'The Prophet' by Kahlil Gibran (1923)

A selection from Kahlil Gibran's The Prophet, 1923.

Kahlil Gibran came from Bsharri, a small town in what was then the Ottoman Empire but which is now part of Lebanon, and which is home to the last vestiges of the Forest of the Cedars of Lebanon which were used by the Egyptians, Phoneticians, Assyrians, Babylonians, Persians, and others for ship building. Gibran moved to the U.S as a young man, where he wrote in English and Arabic. He was 40 years old when he finished The Prophet. Gibran instructed that the royalties and copyrights to his materials be owned by his hometown Bsharri after his death. 

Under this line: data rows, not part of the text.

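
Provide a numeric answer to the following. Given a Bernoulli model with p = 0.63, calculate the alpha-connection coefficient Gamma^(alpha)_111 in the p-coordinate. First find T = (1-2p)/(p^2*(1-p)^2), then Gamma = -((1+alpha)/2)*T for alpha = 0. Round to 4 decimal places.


Skewness (Amari-Chentsov) tensor: T = (1-2p)/(p^2*(1-p)^2).
p = 0.63, 1-2p = -0.26, p^2 = 0.3969, (1-p)^2 = 0.1369.
T = -0.26/(0.3969 * 0.1369) = -4.785076.
In the p-coordinate, Gamma^(alpha) = Gamma^(0) - (alpha/2)*T with Gamma^(0) = (1/2)*g'(p) = -T/2,
so Gamma^(alpha) = -((1+alpha)/2)*T.
alpha = 0, -(1+alpha)/2 = -0.5.
Gamma = -0.5 * -4.785076 = 2.3925

2.3925


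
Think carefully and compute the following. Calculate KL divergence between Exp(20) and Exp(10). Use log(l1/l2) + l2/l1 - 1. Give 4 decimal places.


KL divergence for exponential family:
KL = log(l1/l2) + l2/l1 - 1.
log(20/10) = 0.693147.
10/20 = 0.5.
KL = 0.693147 + 0.5 - 1 = 0.1931

0.1931


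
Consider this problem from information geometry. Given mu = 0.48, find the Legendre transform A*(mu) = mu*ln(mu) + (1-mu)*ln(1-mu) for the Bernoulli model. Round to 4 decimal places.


Legendre transform for Bernoulli:
A*(mu) = mu*log(mu) + (1-mu)*log(1-mu).
mu = 0.48, 1-mu = 0.52.
mu*log(mu) = 0.48*log(0.48) = -0.352305.
(1-mu)*log(1-mu) = 0.52*log(0.52) = -0.340042.
A* = -0.352305 + -0.340042 = -0.6923

-0.6923


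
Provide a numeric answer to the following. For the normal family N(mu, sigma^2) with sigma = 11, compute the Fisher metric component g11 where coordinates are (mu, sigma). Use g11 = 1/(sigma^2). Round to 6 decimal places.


For the 2-parameter normal family, the Fisher metric has:
  g11 = 1/sigma^2, g22 = 2/sigma^2.
sigma = 11, sigma^2 = 121.
g11 = 0.008264

0.008264


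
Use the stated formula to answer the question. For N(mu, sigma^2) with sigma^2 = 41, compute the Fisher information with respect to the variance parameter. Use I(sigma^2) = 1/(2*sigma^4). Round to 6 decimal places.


Fisher information for variance: I(sigma^2) = 1/(2*sigma^4).
sigma^2 = 41, so sigma^4 = 1681.
I = 1/(2*1681) = 1/3362 = 0.000297

0.000297


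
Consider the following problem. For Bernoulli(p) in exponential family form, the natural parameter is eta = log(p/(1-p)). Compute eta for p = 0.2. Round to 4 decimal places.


Natural parameter for Bernoulli: eta = log(p/(1-p)).
p = 0.2, 1-p = 0.8.
p/(1-p) = 0.25.
eta = log(0.25) = -1.3863

-1.3863


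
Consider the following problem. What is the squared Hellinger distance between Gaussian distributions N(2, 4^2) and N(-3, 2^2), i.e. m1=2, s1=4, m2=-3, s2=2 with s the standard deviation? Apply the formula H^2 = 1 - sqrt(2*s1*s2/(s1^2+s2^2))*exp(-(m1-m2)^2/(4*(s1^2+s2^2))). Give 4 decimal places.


Squared Hellinger distance for Gaussians:
H^2 = 1 - sqrt(2*s1*s2/(s1^2+s2^2)) * exp(-(m1-m2)^2/(4*(s1^2+s2^2))).
s1^2 = 16, s2^2 = 4, s1^2+s2^2 = 20.
sqrt(2*4*2/(20)) = 0.894427.
(m1-m2)^2 = (5)^2 = 25.
exp(-25/(4*20)) = exp(-0.3125) = 0.731616.
H^2 = 1 - 0.894427*0.731616 = 0.3456

0.3456


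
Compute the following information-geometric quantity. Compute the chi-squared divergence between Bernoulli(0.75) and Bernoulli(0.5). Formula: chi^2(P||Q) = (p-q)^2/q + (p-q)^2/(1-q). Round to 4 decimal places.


Chi-squared divergence between Bernoulli distributions:
chi^2 = (p-q)^2/q + (p-q)^2/(1-q).
p = 0.75, q = 0.5, p-q = 0.25.
(p-q)^2 = 0.0625.
term1 = 0.0625/0.5 = 0.125.
term2 = 0.0625/0.5 = 0.125.
chi^2 = 0.125 + 0.125 = 0.2500

0.2500


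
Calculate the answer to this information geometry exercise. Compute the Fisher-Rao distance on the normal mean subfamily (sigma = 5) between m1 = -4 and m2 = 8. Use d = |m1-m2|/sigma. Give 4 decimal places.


On the fixed-variance normal subfamily, geodesic distance = |m1-m2|/sigma.
|-4 - 8| = 12.
sigma = 5.
d = 12/5 = 2.4000

2.4000


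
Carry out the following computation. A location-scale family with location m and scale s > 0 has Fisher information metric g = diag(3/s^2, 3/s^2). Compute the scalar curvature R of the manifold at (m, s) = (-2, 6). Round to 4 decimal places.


The metric has the form g = (A dm^2 + B ds^2)/s^2 with A = 3, B = 3.
Substitute u = sqrt(A/B)*m: g = B*(du^2 + ds^2)/s^2, i.e. B times the
Poincare upper half-plane metric, which has constant Gaussian curvature -1.
Scaling a 2D metric by a constant c divides the Gaussian curvature by c,
so K = -1/B = -1/(3) = -0.3333 everywhere (the point (m, s) = (-2, 6) is irrelevant:
the curvature is constant).
Scalar curvature in dimension 2: R = 2K = -2/(3) = -0.6667.

-0.6667


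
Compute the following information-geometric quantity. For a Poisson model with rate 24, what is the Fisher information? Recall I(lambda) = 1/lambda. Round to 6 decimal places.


Fisher information for Poisson: I(lambda) = 1/lambda.
lambda = 24.
I(lambda) = 1/24 = 0.041667

0.041667


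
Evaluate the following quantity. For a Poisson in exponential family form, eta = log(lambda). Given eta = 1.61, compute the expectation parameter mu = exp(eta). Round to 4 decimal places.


Expectation parameter for Poisson exponential family:
mu = exp(eta).
eta = 1.61.
mu = exp(1.61) = 5.0028

5.0028


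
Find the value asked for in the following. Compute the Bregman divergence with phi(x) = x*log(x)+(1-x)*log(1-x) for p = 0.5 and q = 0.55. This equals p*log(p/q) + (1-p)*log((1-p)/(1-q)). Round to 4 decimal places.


Bregman divergence with negative entropy generator:
D = p*log(p/q) + (1-p)*log((1-p)/(1-q)).
p = 0.5, q = 0.55.
p*log(p/q) = 0.5*log(0.5/0.55) = -0.047655.
(1-p)*log((1-p)/(1-q)) = 0.5*log(0.5/0.45) = 0.05268.
D = -0.047655 + 0.05268 = 0.0050

0.0050


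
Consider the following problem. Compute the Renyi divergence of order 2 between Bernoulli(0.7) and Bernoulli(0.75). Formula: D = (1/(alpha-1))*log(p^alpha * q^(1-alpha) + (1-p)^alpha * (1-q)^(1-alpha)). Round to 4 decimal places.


Renyi divergence of order alpha between Bernoulli distributions:
D = (1/(alpha-1))*log(p^alpha * q^(1-alpha) + (1-p)^alpha * (1-q)^(1-alpha)).
alpha = 2, p = 0.7, q = 0.75.
p^alpha * q^(1-alpha) = 0.7^2 * 0.75^-1 = 0.653333.
(1-p)^alpha * (1-q)^(1-alpha) = 0.3^2 * 0.25^-1 = 0.36.
sum = 0.653333 + 0.36 = 1.013333.
D = (1/1)*log(1.013333) = 0.0132

0.0132


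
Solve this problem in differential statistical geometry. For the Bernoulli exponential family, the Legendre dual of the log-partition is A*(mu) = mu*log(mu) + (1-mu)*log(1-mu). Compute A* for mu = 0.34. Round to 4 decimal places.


Legendre transform for Bernoulli:
A*(mu) = mu*log(mu) + (1-mu)*log(1-mu).
mu = 0.34, 1-mu = 0.66.
mu*log(mu) = 0.34*log(0.34) = -0.366795.
(1-mu)*log(1-mu) = 0.66*log(0.66) = -0.27424.
A* = -0.366795 + -0.27424 = -0.6410

-0.6410


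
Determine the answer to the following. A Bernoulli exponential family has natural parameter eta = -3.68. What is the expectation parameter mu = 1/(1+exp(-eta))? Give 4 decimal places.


Dual coordinate (expectation parameter) for Bernoulli:
mu = 1/(1+exp(-eta)).
eta = -3.68.
exp(-eta) = exp(3.68) = 39.646394.
mu = 1/(1+39.646394) = 0.0246

0.0246


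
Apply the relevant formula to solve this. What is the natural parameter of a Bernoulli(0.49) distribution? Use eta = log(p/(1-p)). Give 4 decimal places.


Natural parameter for Bernoulli: eta = log(p/(1-p)).
p = 0.49, 1-p = 0.51.
p/(1-p) = 0.960784.
eta = log(0.960784) = -0.0400

-0.0400


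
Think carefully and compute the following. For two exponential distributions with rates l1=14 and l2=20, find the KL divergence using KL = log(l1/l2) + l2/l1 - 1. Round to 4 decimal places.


KL divergence for exponential family:
KL = log(l1/l2) + l2/l1 - 1.
log(14/20) = -0.356675.
20/14 = 1.428571.
KL = -0.356675 + 1.428571 - 1 = 0.0719

0.0719


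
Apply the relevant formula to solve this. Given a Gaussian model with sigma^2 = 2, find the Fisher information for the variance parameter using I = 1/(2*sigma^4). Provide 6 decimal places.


Fisher information for variance: I(sigma^2) = 1/(2*sigma^4).
sigma^2 = 2, so sigma^4 = 4.
I = 1/(2*4) = 1/8 = 0.125000

0.125000


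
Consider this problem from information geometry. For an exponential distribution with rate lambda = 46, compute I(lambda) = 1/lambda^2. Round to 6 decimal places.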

In your aloneness you have watched with our days, and in your wakefulness you have listened to the weeping and the laughter of our sleep.
Now therefore disclose us to ourselves, and tell us all that has been shown you... .
And he answered:
People of Orphalese, of what can I speak save of that which is even now moving within your souls?
Then Said Almitra, Speak to us of Love.
... And with a great voice he said:
When love beckons to you, follow him,
Though his ways are hard and steep.
And when his wings enfold you yield to him,
Though the sword hidden among his pinions may wound you.
When you love you should not say, "God is in my heart," but rather, "I am in the heart of God."
And think not you can direct the course of love, for love, if it finds you worthy, directs your course.
Love has no other desire but to fulfil itself.
But if you love and must needs have desires, let these be your desires:
To melt and be like a running brook that sings its melody to the night.
To know the pain of too much tenderness.
... to bleed willingly and joyfully.
To wake at dawn with a winged heart and give thanks for another day of loving;
To rest at the noon hour and meditate love's ecstasy;
To return home at eventide with gratitude;
And then to sleep with a prayer for the beloved in your heart and a song of praise upon your lips.
Then Almitra spoke again and said,
"And what of Marriage, master?"
And he answered saying:
You were born together, and together you shall be forevermore. You shall be together when white wings of death scatter your days. Aye, you shall be together even in the silent memory of God. But let there be spaces in your togetherness, And let the winds of the heavens dance between you. Love one another but make not a bond of love: Let it rather be a moving sea between the shores of your souls. Fill each other's cup but drink not from one cup. Give one another of your bread but eat not from the same loaf. Sing and dance together and be joyous, but let each one of you be alone, Even as the strings of a lute are alone though they quiver with the same music. Give your hearts, but not into each other's keeping. For only the hand of Life can contain your hearts. And stand together, yet not too near together: For the pillars of the temple stand apart, And the oak tree and the cypress grow not in each other's shadow.
And a woman who held a babe against her bosom said,
"Speak to us of Children."
And he said:
Your children are not your children. They are the sons and daughters of Life's longing for itself. They come through you but not from you, And though they are with you, yet they belong not to you. You may give them your love but not your thoughts. For they have their own thoughts. You may house their bodies but not their souls, For their souls dwell in the house of tomorrow, which you cannot visit, not even in your dreams. You may strive to be like them, but seek not to make them like you. For life goes not backward nor tarries with yesterday. You are the bows from which your children as living arrows are sent forth. The archer sees the mark upon the path of the infinite, and He bends you with His might that His arrows may go swift and far. Let your bending in the archer's hand be for gladness; For even as he loves the arrow that flies, so He loves also the bow that is stable.

Then an old man, a keeper of an inn, said, "Speak to us of Eating and Drinking." And he said:
Would that you could live on the fragrance of the earth, and like an air plant be sustained by the light. But since you must kill to eat, and rob the young of its mother's milk to quench your thirst, let it then be an act of worship,
And let your board stand an altar on which the pure and the innocent of forest and plain are sacrificed for that which is purer and still more innocent in man. When you kill a beast say to him in your heart,
"By the same power that slays you, I to am slain; and I too shall be consumed. For the law that delivered you into my hand shall deliver me into a mightier hand. Your blood and my blood is naught but the sap that feeds the tree of heaven."
And when you crush an apple with your teeth, say to it in your heart,
"Your seeds shall live in my body,
And the buds of your tomorrow shall blossom in my heart,
And your fragrance shall be my breath,
And together we shall rejoice through all the seasons."
And in the autumn, when you gather the grapes of your vineyard for the winepress, say in you heart,
"I to am a vinyard, and my fruit shall be gathered for the winepress,
And like new wine I shall be kept in eternal vessels."
And in winter, when you draw the wine, let there be in your heart a song for each cup; And let there be in the song a remembrance for the autumn days, and for the vineyard, and for the winepress.